Friday, April 24, 2009

Kids, Leave The Rubber Bands Off The Cards

It was so cool to take stacks of cards and rubber band them together. It was the thing to do for many a generation of card collecting kids. Well, we know better today. Keep the rubber bands off the cards!!

My friend was cleaning out his basement, when he came across a suitcase full of old cards. By old, I mean mostly from the overproduced period of the late eighties and early nineties. My friend thought he had riches upon riches. It almost broke my heart to tell him that they were nearly worthless.

"You don't know that"!

Unfortunately, I do. I know what I'm talking about here.
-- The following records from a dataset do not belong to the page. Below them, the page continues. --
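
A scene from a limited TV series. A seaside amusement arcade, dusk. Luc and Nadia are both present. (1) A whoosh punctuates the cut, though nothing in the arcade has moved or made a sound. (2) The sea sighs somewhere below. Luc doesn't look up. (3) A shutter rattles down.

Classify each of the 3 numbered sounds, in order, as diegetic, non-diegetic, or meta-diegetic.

Sound (1): it's a sound-design accent with no in-world source; no one in the scene can hear it, so non-diegetic.
(2) is diegetic: the sea is part of the location's real environment.
(3) the sound comes from a shutter physically present in the location → diegetic.

non-diegetic, diegetic, diegetic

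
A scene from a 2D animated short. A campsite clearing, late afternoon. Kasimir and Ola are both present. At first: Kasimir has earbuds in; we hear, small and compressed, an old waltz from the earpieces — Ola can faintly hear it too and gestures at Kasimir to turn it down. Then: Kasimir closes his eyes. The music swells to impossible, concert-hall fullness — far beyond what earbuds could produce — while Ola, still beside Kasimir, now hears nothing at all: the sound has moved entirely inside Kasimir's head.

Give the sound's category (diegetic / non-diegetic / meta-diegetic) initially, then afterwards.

diegetic, meta-diegetic

Initially: the earbuds are a physical source both characters can hear → diegetic.
Afterwards: the music now exists only as Kasimir's subjective experience; Ola can no longer hear it → meta-diegetic.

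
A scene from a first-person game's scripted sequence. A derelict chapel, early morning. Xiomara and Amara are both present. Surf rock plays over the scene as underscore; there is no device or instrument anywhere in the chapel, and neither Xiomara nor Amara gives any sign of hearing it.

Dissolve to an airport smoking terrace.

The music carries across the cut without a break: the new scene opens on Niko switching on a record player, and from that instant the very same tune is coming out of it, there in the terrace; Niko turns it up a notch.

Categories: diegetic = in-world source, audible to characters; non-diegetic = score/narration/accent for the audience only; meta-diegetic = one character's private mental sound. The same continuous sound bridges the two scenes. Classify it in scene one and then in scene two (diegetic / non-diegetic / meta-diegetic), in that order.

Scene one: there's no in-world source anywhere and no character hears it — underscore for the audience only → non-diegetic.
Scene two: once Niko turns on a record player, the music has a real source in the story world and Niko reacts to it → diegetic.

non-diegetic, diegetic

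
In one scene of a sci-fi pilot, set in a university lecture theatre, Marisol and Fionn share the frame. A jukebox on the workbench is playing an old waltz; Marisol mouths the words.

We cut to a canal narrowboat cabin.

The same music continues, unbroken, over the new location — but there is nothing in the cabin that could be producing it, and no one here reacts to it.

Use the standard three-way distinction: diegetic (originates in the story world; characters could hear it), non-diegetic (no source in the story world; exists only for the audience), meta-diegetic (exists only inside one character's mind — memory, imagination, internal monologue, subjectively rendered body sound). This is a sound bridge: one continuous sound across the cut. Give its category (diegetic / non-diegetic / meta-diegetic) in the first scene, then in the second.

diegetic, non-diegetic

Scene one: a jukebox is an on-screen source and Marisol reacts to it → diegetic.
Scene two: there is no source in the cabin and no one hears it — it's now underscore → non-diegetic.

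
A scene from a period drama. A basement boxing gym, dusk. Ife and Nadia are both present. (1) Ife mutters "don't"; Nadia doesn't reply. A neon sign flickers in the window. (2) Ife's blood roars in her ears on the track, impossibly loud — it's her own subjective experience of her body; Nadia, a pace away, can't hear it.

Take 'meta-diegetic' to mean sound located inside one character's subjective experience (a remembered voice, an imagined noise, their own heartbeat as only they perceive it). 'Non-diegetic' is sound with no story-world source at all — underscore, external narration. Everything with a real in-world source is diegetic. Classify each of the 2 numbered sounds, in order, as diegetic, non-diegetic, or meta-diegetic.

diegetic, meta-diegetic

(1) is diegetic: on-screen dialogue — Ife speaks and Nadia is there to hear.
(2) is meta-diegetic: a subjective body sound — Ife's private perception, inaudible to Nadia.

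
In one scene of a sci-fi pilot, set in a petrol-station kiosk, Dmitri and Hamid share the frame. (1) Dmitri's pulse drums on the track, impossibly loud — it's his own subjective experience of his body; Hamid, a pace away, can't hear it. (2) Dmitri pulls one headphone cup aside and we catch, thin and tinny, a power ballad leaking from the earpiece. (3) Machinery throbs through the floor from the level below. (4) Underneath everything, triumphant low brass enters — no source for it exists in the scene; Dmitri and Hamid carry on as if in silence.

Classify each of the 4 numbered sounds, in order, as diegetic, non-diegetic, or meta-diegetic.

meta-diegetic, diegetic, diegetic, non-diegetic

Sound (1): a subjective body sound — Dmitri's private perception, inaudible to Hamid, so meta-diegetic.
Sound (2): the earpiece is a real device on Dmitri's head — source music, so diegetic.
(3) machinery is part of the location's real environment → diegetic.
(4) is non-diegetic: it has no source in the story world and no character can hear it — it's underscore.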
I came to terms, a long time ago, that my heyday of collecting came when the cardboard is usually worth more when recycled.
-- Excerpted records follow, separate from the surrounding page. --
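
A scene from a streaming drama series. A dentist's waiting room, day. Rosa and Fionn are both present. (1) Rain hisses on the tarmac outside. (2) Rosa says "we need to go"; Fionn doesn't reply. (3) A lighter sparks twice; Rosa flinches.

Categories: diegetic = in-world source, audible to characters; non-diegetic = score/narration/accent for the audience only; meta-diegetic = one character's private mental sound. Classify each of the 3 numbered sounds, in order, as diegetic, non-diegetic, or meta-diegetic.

diegetic, diegetic, diegetic

(1) is diegetic: rain is part of the location's real environment.
Sound (2): on-screen dialogue — Rosa speaks and Fionn is there to hear, so diegetic.
Sound (3): a lighter is a real object/event in the scene's world, so diegetic.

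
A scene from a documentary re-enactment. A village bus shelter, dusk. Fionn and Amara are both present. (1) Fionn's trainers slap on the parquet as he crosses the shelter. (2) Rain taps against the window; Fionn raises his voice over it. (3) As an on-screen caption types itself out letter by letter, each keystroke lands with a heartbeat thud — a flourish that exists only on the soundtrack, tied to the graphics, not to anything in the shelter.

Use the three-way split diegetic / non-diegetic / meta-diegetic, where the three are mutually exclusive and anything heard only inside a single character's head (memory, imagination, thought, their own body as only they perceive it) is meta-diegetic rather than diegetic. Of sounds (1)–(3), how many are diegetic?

Sound (1): it's the physical sound of Fionn moving in the space, so diegetic.
(2) is diegetic: it's the actual ambient sound of the location.
Sound (3): the caption isn't part of the story world, so neither is the sound tied to it, so non-diegetic.
Diegetic: (1), (2) — that's 2.

2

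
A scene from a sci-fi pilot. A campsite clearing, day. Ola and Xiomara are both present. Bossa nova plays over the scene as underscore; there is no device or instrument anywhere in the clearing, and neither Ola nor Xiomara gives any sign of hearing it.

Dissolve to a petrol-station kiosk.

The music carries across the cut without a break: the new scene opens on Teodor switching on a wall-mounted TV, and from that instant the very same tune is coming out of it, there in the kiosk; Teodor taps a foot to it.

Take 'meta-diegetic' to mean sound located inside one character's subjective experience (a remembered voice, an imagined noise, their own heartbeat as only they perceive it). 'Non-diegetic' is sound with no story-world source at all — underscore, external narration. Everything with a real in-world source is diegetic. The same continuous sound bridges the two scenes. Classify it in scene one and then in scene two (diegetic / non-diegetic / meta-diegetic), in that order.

non-diegetic, diegetic

Scene one: there's no in-world source anywhere and no character hears it — underscore for the audience only → non-diegetic.
Scene two: once Teodor turns on a wall-mounted TV, the music has a real source in the story world and Teodor reacts to it → diegetic.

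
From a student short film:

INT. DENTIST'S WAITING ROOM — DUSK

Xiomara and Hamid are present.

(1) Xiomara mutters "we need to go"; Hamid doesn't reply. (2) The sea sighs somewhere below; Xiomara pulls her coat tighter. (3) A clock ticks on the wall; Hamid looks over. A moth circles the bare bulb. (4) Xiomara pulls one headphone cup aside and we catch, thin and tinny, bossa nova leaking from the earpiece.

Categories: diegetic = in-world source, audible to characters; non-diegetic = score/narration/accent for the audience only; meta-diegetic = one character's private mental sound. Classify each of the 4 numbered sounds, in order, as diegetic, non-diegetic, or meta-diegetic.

(1) is diegetic: on-screen dialogue — Xiomara speaks and Hamid is there to hear.
Sound (2): it's the actual ambient sound of the location, so diegetic.
(3) is diegetic: an in-world source (a clock); characters could hear it.
Sound (4): it's leaking from a physical pair of headphones in the scene, so diegetic.

diegetic, diegetic, diegetic, diegetic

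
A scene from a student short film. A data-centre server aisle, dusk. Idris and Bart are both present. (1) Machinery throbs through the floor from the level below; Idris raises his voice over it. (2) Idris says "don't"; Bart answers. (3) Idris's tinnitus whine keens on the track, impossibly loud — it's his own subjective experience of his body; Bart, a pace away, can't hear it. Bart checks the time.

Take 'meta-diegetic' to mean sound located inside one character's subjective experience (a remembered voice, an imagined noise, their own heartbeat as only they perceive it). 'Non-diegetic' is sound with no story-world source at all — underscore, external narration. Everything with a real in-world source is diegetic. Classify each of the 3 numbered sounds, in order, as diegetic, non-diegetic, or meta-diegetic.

diegetic, diegetic, meta-diegetic

(1) machinery is part of the location's real environment → diegetic.
Sound (2): spoken by a character present in the story world, so diegetic.
Sound (3): point-of-audition from inside Idris's body; not a sound in the room, so meta-diegetic.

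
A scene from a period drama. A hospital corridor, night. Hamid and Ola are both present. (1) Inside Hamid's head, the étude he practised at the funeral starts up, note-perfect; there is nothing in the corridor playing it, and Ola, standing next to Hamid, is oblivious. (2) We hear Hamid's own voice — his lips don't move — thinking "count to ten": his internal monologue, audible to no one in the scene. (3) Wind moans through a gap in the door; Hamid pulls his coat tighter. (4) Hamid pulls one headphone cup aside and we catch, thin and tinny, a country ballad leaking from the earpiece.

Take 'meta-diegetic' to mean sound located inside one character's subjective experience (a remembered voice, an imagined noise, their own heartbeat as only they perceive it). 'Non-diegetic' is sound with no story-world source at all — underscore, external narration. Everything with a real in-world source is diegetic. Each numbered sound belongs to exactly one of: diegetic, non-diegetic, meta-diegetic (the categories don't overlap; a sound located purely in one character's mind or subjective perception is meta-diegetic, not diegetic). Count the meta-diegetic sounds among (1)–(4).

2

(1) the music is a memory playing inside Hamid's mind alone; no real-world source, Ola can't hear it → meta-diegetic.
(2) is meta-diegetic: Hamid's thought-voice: a private mental sound no other character can hear.
Sound (3): it's the actual ambient sound of the location, so diegetic.
(4) it's leaking from a physical pair of headphones in the scene → diegetic.
Meta-diegetic: (1), (2) — that's 2.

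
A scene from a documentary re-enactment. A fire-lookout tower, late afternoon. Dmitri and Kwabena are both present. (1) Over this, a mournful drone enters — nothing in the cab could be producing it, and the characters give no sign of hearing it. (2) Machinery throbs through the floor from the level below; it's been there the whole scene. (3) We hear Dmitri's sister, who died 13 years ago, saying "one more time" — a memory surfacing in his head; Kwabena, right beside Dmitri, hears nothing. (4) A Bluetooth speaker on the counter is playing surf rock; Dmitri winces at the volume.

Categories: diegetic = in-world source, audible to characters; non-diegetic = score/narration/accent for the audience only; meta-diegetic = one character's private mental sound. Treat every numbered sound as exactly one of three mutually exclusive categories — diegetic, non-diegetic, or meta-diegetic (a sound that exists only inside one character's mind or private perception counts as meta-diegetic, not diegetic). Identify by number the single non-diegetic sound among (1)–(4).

(1) is non-diegetic: nothing in the cab produces it and the characters don't hear it — pure soundtrack.
Sound (2): ambient/room sound belonging to the story's physical space, so diegetic.
(3) is meta-diegetic: it's Dmitri's recollection rendered as sound; the other character can't hear it.
(4) is diegetic: the music comes from an on-screen device that Dmitri responds to.
Only (1) is non-diegetic.

1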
"You don't know what people are willing to pay for something if they really want it bad enough"!

That is true, but I can stake my reputation that at least 99% of what I found in the suitcase was priceless. And by priceless, I mean that the value per card would be so low that no price could be affixed to the majority of the cards.

I knew I was in for an adventurous night when my friend strolled in with a hardshell powder blue suitcase from the seventies. It even had a mirror embedded into the inside top. It was hideous!
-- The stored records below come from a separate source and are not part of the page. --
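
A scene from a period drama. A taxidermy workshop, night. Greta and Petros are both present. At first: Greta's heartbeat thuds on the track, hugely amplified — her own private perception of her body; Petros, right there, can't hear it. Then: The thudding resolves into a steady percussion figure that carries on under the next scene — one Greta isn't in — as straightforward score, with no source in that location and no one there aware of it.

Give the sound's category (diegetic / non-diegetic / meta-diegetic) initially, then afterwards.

Initially: it's Greta's subjective body sound, inaudible to Petros → meta-diegetic.
Afterwards: detached from Greta and playing as sourceless score over a scene she isn't in — for the audience only → non-diegetic.

meta-diegetic, non-diegetic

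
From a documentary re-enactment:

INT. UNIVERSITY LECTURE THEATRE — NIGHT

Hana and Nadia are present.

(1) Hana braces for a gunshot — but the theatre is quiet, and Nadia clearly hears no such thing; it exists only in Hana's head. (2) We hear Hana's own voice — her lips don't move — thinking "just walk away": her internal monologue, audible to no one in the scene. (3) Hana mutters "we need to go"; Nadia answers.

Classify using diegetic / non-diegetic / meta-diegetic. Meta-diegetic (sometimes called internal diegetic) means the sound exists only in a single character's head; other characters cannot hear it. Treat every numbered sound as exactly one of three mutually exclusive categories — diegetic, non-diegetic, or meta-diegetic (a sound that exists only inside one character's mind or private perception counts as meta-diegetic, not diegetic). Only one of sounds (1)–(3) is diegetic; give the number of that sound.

Sound (1): Hana alone 'hears' it — an imagined sound, not present in the space, so meta-diegetic.
(2) it's Hana's unspoken thought, heard only by the audience via her subjectivity → meta-diegetic.
Sound (3): spoken by a character present in the story world, so diegetic.
Only (3) is diegetic.

3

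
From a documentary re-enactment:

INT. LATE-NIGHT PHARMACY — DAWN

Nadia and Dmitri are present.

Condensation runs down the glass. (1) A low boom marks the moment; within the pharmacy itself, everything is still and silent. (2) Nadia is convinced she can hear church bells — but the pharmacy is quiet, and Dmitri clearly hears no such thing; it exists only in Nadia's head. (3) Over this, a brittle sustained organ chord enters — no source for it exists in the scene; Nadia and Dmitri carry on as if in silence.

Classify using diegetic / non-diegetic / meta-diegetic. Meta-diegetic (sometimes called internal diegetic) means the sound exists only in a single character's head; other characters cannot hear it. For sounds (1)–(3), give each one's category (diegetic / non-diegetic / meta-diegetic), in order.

non-diegetic, meta-diegetic, non-diegetic

(1) is non-diegetic: it's a sound-design accent with no in-world source; no one in the scene can hear it.
(2) subjective to Nadia: the pharmacy is silent and Dmitri hears nothing → meta-diegetic.
(3) is non-diegetic: nothing in the pharmacy produces it and the characters don't hear it — pure soundtrack.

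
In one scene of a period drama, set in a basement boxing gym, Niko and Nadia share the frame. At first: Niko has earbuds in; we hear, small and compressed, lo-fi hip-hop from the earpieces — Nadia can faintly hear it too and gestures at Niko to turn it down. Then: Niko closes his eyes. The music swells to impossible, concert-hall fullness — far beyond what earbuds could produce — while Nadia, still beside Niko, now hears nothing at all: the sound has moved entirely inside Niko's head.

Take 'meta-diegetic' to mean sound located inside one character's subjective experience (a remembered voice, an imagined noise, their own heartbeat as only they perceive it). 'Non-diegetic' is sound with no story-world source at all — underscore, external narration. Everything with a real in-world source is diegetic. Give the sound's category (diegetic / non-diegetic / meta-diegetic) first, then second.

diegetic, meta-diegetic

First: the earbuds are a physical source both characters can hear → diegetic.
Second: the music now exists only as Niko's subjective experience; Nadia can no longer hear it → meta-diegetic.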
I opened the suitcase and gazed upon a cornucopia of beautiful garbage. To be fair, there were some decent cards in there. Anything before 1986, I considered nice. From 1986 until 1994 there was trash upon trash. There could have been a few nice cards, except for the fact that they were nicked, bent and scuffed beyond salvage.

There were even water damaged cards in the suitcase. Unidentified sticky substances and rubber banded nightmares permeated the case. It was a disaster. The Mark Grant card featured in the picture above, actually had the rubber band dried and stuck to the cardboard. The rubber band crumbled to the touch, but Mark Grant had two lines of dried rubber that weren't easily coming off.

Let this be a lesson, kids. Always take care of your cards!

2 comments:

Matthew Glidden said...

Those rubber bands look just perspective guides for an art class, leading Mark Grant's eyes to a distant horizon. Keep hope alive, Mark, keep hope alive!

Anonymous said...

My dad used to tell me about how he glued his cards to pieces of paper before sticking them in a binder... yikes.